浮游植物是微小磷蝦的食物,而磷蝦是南大洋食物網中的關鍵要素,也將受到酸化的同樣影響。誰知道會隨之而來什麼可怕的生態後果?地球的第六次大規模滅絕事件將會到來。

因此,查理·韋龍,這位一生中大部分時間都在大堡礁生活和工作的人,發現自己處於痛苦的境地,不得不成為大堡礁滅絕的預言家。我們不會奇怪他感到“非常非常悲傷。這是真實的,日復一日,我每天都在研究這個問題。這就像看到一棟房子在慢動作中著火……有一場終結所有火災的大火,你正在慢動作地觀看它,而且已經看了很多年了。”

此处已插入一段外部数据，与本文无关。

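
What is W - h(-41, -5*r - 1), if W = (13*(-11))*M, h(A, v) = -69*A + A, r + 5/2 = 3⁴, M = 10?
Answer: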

我所知道的很少有比 2009 年 7 月查理在那間肅靜的科學家和公民房間裡發表講話的最後時刻更令人心酸的景象了。他放下筆記,用緊張而顫抖的聲音向聽眾道歉,因為他發表瞭如此糟糕的演講。他敦促聽眾思考他們所聽到的內容。

“利用你們的影響力,”他懇求道。“為了地球的未來,幫助讓這個故事得到認可。這不是童話故事。這是現實。”